In a few years, 14-year-old D.D. and 12-year-old Tyler probably will be.
Empty seats or not, shooting baskets in a big-time arena is every young basketball player's dream, and they were living it.
The tournament, which draws teams and fans from all over Southeast Missouri, continues with its semifinal round today.
Getting access to the Show Me Center basketball court means you probably know someone on the inside. D.D.'s uncle is Frank Ellis, the tournament announcer. Tyler's father, Bruce, is the assistant tournament director.
D.D. has another reason to be at the Christmas tournament. His cousin, Bell City High School star Dominitrix Johnson, is one of the best players in the field. His older brother, Desmond, is a former Scott County Central player.

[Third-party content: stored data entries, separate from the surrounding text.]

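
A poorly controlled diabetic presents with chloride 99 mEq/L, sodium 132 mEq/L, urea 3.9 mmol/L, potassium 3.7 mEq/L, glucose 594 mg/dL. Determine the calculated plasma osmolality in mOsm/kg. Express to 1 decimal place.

Calculated osmolality = 2·Na + glucose/18 + urea
= 2·132 + 594/18 + 3.9
= 264 + 33 + 3.90
= 300.9 mOsm/kg

300.9 mOsm/kg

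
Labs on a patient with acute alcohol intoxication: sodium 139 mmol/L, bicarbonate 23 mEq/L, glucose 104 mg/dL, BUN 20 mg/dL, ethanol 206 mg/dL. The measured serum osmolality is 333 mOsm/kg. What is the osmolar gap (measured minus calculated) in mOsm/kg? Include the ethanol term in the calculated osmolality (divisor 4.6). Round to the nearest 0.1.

-2.7 mOsm/kg

Calculated osmolality = 2·Na + glucose/18 + BUN/2.8 + ethanol/4.6
= 2·139 + 104/18 + 20/2.8 + 206/4.6
= 278 + 5.78 + 7.14 + 44.78
= 335.7 mOsm/kg ≈ 335.7 mOsm/kg
Osmolar gap = measured − calculated = 333 − 335.7 = -2.7 mOsm/kg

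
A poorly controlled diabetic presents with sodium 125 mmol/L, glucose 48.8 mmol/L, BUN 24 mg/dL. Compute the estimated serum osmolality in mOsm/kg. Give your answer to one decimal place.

Calculated osmolality = 2·Na + glucose + BUN/2.8
= 2·125 + 48.8 + 24/2.8
= 250 + 48.80 + 8.57
= 307.37 mOsm/kg

307.4 mOsm/kg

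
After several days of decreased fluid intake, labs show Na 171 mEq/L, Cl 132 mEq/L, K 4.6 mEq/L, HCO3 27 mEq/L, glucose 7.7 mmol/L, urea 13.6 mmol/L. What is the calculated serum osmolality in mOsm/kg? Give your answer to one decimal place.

363.3 mOsm/kg

Calculated osmolality = 2·Na + glucose + urea
= 2·171 + 7.7 + 13.6
= 342 + 7.70 + 13.60
= 363.3 mOsm/kg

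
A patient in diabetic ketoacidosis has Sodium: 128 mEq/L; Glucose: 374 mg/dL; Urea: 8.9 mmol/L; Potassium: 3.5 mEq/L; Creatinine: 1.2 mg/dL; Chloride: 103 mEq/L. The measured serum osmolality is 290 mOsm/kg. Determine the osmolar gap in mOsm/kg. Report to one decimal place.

4.3 mOsm/kg

Calculated osmolality = 2·Na + glucose/18 + urea
= 2·128 + 374/18 + 8.9
= 256 + 20.78 + 8.90
= 285.68 mOsm/kg ≈ 285.7 mOsm/kg
Osmolar gap = measured − calculated = 290 − 285.7 = 4.3 mOsm/kg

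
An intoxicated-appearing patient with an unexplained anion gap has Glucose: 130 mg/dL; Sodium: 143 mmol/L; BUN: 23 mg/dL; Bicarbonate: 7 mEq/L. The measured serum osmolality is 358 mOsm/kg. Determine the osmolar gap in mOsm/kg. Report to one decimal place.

56.6 mOsm/kg

Calculated osmolality = 2·Na + glucose/18 + BUN/2.8
= 2·143 + 130/18 + 23/2.8
= 286 + 7.22 + 8.21
= 301.43 mOsm/kg ≈ 301.4 mOsm/kg
Osmolar gap = measured − calculated = 358 − 301.4 = 56.6 mOsm/kg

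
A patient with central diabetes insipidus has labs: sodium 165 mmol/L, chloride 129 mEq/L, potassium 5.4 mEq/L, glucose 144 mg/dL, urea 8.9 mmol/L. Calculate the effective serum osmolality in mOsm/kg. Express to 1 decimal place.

338.0 mOsm/kg

Effective osmolality excludes urea (freely permeant across cell membranes):
2·Na + glucose/18
= 2·165 + 144/18
= 330 + 8
= 338 mOsm/kg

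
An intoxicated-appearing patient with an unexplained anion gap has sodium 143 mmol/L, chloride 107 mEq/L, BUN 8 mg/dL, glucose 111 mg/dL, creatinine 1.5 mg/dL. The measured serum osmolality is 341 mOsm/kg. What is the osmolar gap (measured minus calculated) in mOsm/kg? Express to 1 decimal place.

46.0 mOsm/kg

Calculated osmolality = 2·Na + glucose/18 + BUN/2.8
= 2·143 + 111/18 + 8/2.8
= 286 + 6.17 + 2.86
= 295.03 mOsm/kg ≈ 295.0 mOsm/kg
Osmolar gap = measured − calculated = 341 − 295.0 = 46.0 mOsm/kg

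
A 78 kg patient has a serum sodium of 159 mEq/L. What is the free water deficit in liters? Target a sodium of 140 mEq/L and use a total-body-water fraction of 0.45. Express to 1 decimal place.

TBW = 0.45 · 78 = 35.1 L
Free water deficit = TBW · (Na/140 − 1)
= 35.1 · (159/140 − 1)
= 35.1 · 0.1357
= 4.76 L

4.8 L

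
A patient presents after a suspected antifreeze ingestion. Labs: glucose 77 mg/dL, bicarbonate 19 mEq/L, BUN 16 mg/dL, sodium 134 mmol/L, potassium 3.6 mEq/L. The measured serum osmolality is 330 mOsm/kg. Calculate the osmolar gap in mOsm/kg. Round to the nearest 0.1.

Calculated osmolality = 2·Na + glucose/18 + BUN/2.8
= 2·134 + 77/18 + 16/2.8
= 268 + 4.28 + 5.71
= 277.99 mOsm/kg ≈ 278.0 mOsm/kg
Osmolar gap = measured − calculated = 330 − 278.0 = 52.0 mOsm/kg

52.0 mOsm/kg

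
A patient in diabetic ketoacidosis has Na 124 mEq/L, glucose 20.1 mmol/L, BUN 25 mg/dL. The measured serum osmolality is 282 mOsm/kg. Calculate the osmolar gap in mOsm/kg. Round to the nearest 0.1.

Calculated osmolality = 2·Na + glucose + BUN/2.8
= 2·124 + 20.1 + 25/2.8
= 248 + 20.10 + 8.93
= 277.03 mOsm/kg ≈ 277.0 mOsm/kg
Osmolar gap = measured − calculated = 282 − 277.0 = 5.0 mOsm/kg

5.0 mOsm/kg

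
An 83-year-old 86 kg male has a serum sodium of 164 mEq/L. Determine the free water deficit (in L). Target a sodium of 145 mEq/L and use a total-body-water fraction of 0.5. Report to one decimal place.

5.6 L

TBW = 0.5 · 86 = 43 L
Free water deficit = TBW · (Na/145 − 1)
= 43 · (164/145 − 1)
= 43 · 0.131
= 5.63 L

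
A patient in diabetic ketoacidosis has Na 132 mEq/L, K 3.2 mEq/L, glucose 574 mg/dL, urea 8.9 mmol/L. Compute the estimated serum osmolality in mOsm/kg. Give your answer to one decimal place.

304.8 mOsm/kg

Calculated osmolality = 2·Na + glucose/18 + urea
= 2·132 + 574/18 + 8.9
= 264 + 31.89 + 8.90
= 304.79 mOsm/kg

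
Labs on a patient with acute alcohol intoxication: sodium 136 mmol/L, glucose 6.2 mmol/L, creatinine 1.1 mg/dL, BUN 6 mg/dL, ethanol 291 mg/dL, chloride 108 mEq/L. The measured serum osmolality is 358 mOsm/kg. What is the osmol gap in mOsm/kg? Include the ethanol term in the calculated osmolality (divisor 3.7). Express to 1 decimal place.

Calculated osmolality = 2·Na + glucose + BUN/2.8 + ethanol/3.7
= 2·136 + 6.2 + 6/2.8 + 291/3.7
= 272 + 6.20 + 2.14 + 78.65
= 358.99 mOsm/kg ≈ 359.0 mOsm/kg
Osmolar gap = measured − calculated = 358 − 359.0 = -1.0 mOsm/kg

-1.0 mOsm/kg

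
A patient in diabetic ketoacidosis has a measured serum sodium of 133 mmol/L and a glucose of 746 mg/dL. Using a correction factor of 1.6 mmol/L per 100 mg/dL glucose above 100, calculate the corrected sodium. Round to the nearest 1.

Corrected Na = measured Na + 1.6 · (glucose − 100)/100
= 133 + 1.6 · (746 − 100)/100
= 133 + 10.3
= 143.3 mmol/L

143 mmol/L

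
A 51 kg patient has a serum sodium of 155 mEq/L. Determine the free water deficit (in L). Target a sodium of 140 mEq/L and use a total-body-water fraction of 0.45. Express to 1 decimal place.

TBW = 0.45 · 51 = 22.95 L
Free water deficit = TBW · (Na/140 − 1)
= 22.95 · (155/140 − 1)
= 22.95 · 0.1071
= 2.46 L

2.5 L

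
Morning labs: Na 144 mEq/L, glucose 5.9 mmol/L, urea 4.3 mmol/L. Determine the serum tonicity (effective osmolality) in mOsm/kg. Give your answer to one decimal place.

Effective osmolality excludes urea (freely permeant across cell membranes):
2·Na + glucose
= 2·144 + 5.9
= 288 + 5.9
= 293.9 mOsm/kg

293.9 mOsm/kg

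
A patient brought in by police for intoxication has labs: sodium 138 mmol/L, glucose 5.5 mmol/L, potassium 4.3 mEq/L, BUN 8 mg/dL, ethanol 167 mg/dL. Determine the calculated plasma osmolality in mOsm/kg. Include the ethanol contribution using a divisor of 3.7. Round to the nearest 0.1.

329.5 mOsm/kg

Calculated osmolality = 2·Na + glucose + BUN/2.8 + ethanol/3.7
= 2·138 + 5.5 + 8/2.8 + 167/3.7
= 276 + 5.50 + 2.86 + 45.14
= 329.5 mOsm/kg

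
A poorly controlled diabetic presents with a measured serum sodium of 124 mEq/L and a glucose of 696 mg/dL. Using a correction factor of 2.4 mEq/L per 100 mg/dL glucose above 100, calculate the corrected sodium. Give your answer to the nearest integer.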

D.D. has been playing basketball since he was in the second grade. He says his uncles, Paul and Buck Johnson, taught him the fundamentals. Dominitrix showed him "how to create my own space." Bell City coach David Heeb taught him how to shoot. But D.D. prefers defense to offense.
"You've got to get the ball first," he said.

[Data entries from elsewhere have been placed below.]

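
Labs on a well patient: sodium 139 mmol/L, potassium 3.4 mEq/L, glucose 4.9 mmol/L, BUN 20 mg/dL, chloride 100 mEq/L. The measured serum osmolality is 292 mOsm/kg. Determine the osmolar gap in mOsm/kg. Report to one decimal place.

2.0 mOsm/kg

Calculated osmolality = 2·Na + glucose + BUN/2.8
= 2·139 + 4.9 + 20/2.8
= 278 + 4.90 + 7.14
= 290.04 mOsm/kg ≈ 290.0 mOsm/kg
Osmolar gap = measured − calculated = 292 − 290.0 = 2.0 mOsm/kg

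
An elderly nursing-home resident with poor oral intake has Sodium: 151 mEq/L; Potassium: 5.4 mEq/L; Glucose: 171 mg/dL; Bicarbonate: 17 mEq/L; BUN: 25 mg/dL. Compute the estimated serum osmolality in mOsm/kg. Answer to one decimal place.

Calculated osmolality = 2·Na + glucose/18 + BUN/2.8
= 2·151 + 171/18 + 25/2.8
= 302 + 9.50 + 8.93
= 320.43 mOsm/kg

320.4 mOsm/kg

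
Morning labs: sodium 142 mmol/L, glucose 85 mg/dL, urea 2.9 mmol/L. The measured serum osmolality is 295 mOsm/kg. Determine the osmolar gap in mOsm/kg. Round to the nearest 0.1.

Calculated osmolality = 2·Na + glucose/18 + urea
= 2·142 + 85/18 + 2.9
= 284 + 4.72 + 2.90
= 291.62 mOsm/kg ≈ 291.6 mOsm/kg
Osmolar gap = measured − calculated = 295 − 291.6 = 3.4 mOsm/kg

3.4 mOsm/kg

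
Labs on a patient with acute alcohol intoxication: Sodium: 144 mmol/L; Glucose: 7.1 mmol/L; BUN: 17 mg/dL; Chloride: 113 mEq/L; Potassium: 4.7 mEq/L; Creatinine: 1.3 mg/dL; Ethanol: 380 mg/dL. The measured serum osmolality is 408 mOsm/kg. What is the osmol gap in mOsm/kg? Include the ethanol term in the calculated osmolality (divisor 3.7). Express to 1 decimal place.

4.1 mOsm/kg

Calculated osmolality = 2·Na + glucose + BUN/2.8 + ethanol/3.7
= 2·144 + 7.1 + 17/2.8 + 380/3.7
= 288 + 7.10 + 6.07 + 102.70
= 403.87 mOsm/kg ≈ 403.9 mOsm/kg
Osmolar gap = measured − calculated = 408 − 403.9 = 4.1 mOsm/kg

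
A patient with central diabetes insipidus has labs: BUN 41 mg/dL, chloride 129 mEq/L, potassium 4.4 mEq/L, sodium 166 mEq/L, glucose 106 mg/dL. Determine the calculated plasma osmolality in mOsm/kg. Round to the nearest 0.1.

Calculated osmolality = 2·Na + glucose/18 + BUN/2.8
= 2·166 + 106/18 + 41/2.8
= 332 + 5.89 + 14.64
= 352.53 mOsm/kg

352.5 mOsm/kg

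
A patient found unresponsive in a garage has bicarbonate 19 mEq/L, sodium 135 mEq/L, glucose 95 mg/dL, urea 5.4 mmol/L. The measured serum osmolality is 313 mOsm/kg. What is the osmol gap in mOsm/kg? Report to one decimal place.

Calculated osmolality = 2·Na + glucose/18 + urea
= 2·135 + 95/18 + 5.4
= 270 + 5.28 + 5.40
= 280.68 mOsm/kg ≈ 280.7 mOsm/kg
Osmolar gap = measured − calculated = 313 − 280.7 = 32.3 mOsm/kg

32.3 mOsm/kg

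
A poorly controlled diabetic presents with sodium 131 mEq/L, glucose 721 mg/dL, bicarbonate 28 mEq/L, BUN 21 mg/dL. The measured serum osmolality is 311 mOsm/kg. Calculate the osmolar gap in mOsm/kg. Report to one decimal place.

1.4 mOsm/kg

Calculated osmolality = 2·Na + glucose/18 + BUN/2.8
= 2·131 + 721/18 + 21/2.8
= 262 + 40.06 + 7.50
= 309.56 mOsm/kg ≈ 309.6 mOsm/kg
Osmolar gap = measured − calculated = 311 − 309.6 = 1.4 mOsm/kg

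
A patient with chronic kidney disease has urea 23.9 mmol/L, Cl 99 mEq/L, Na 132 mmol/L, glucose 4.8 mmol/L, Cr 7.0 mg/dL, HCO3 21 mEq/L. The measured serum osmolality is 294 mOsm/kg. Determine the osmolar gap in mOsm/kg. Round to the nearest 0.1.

Calculated osmolality = 2·Na + glucose + urea
= 2·132 + 4.8 + 23.9
= 264 + 4.80 + 23.90
= 292.7 mOsm/kg ≈ 292.7 mOsm/kg
Osmolar gap = measured − calculated = 294 − 292.7 = 1.3 mOsm/kg

1.3 mOsm/kg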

D.D., the son of Lester and Pam Johnson of Haywood City, Mo., plays basketball on a Bell City grade school team but will be a freshman at the high school next year. He plans to play for the team and dreams of going on to the University of Arizona, where his hero, the Sacramento Kings' Mike Bibby, starred.
Tyler actually prefers baseball to basketball. He is a catcher on the SEMO Smash baseball team and last year played on a team that qualified for the U.S. Sports Specialties Association World Series. He also plays on a Chaffee recreation league traveling basketball team and has both a basketball goal and a batting cage in his yard.

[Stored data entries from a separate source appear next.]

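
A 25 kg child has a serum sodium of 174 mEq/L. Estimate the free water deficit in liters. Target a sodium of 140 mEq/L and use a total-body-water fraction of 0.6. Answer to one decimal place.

TBW = 0.6 · 25 = 15 L
Free water deficit = TBW · (Na/140 − 1)
= 15 · (174/140 − 1)
= 15 · 0.2429
= 3.64 L

3.6 L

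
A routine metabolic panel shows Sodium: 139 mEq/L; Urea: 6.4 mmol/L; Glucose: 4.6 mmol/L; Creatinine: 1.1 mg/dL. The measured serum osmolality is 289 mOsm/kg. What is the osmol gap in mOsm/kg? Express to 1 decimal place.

0.0 mOsm/kg

Calculated osmolality = 2·Na + glucose + urea
= 2·139 + 4.6 + 6.4
= 278 + 4.60 + 6.40
= 289 mOsm/kg ≈ 289.0 mOsm/kg
Osmolar gap = measured − calculated = 289 − 289.0 = 0.0 mOsm/kg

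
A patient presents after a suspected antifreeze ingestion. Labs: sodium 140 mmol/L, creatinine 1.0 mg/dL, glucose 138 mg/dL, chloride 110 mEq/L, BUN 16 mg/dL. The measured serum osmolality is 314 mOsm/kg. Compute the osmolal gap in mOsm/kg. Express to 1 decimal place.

20.6 mOsm/kg

Calculated osmolality = 2·Na + glucose/18 + BUN/2.8
= 2·140 + 138/18 + 16/2.8
= 280 + 7.67 + 5.71
= 293.38 mOsm/kg ≈ 293.4 mOsm/kg
Osmolar gap = measured − calculated = 314 − 293.4 = 20.6 mOsm/kg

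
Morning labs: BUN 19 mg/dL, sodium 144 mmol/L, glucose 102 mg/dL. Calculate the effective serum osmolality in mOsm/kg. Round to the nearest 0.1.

Effective osmolality excludes urea (freely permeant across cell membranes):
2·Na + glucose/18
= 2·144 + 102/18
= 288 + 5.67
= 293.67 mOsm/kg

293.7 mOsm/kg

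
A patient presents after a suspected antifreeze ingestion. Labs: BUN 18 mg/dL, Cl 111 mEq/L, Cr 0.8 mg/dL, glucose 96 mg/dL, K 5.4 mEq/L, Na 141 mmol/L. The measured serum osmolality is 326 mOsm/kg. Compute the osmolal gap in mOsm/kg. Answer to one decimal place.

32.2 mOsm/kg

Calculated osmolality = 2·Na + glucose/18 + BUN/2.8
= 2·141 + 96/18 + 18/2.8
= 282 + 5.33 + 6.43
= 293.76 mOsm/kg ≈ 293.8 mOsm/kg
Osmolar gap = measured − calculated = 326 − 293.8 = 32.2 mOsm/kg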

"He's kind of a gym rat," said his father, Bruce, a former coach in the Chaffee schools who also runs the clock for Southeast Missouri State University basketball games. "He has been around it as long as he could walk."
Bruce teaches physical education in the Chaffee schools. Tyler's mother, Chris, is a counselor at the Scott City Middle School.
Tyler dreams more about baseball than basketball these days. He is a fan of Cardinals catcher Mike Matheny. At 5 feet 3 inches, Tyler is a deft shooter but can't yet heave the ball all the way to the basket from midcourt, the shot he tries as his pass to the Show Me Center court is expiring.
He hasn't ruled out trying to help the Red Devils improve this year's No. 16 seeding in a few more years. "I might think about playing," he said.
Tyler will attend the rest of the tournament even though Chaffee has been eliminated. "I like seeing what the teams can do," he said.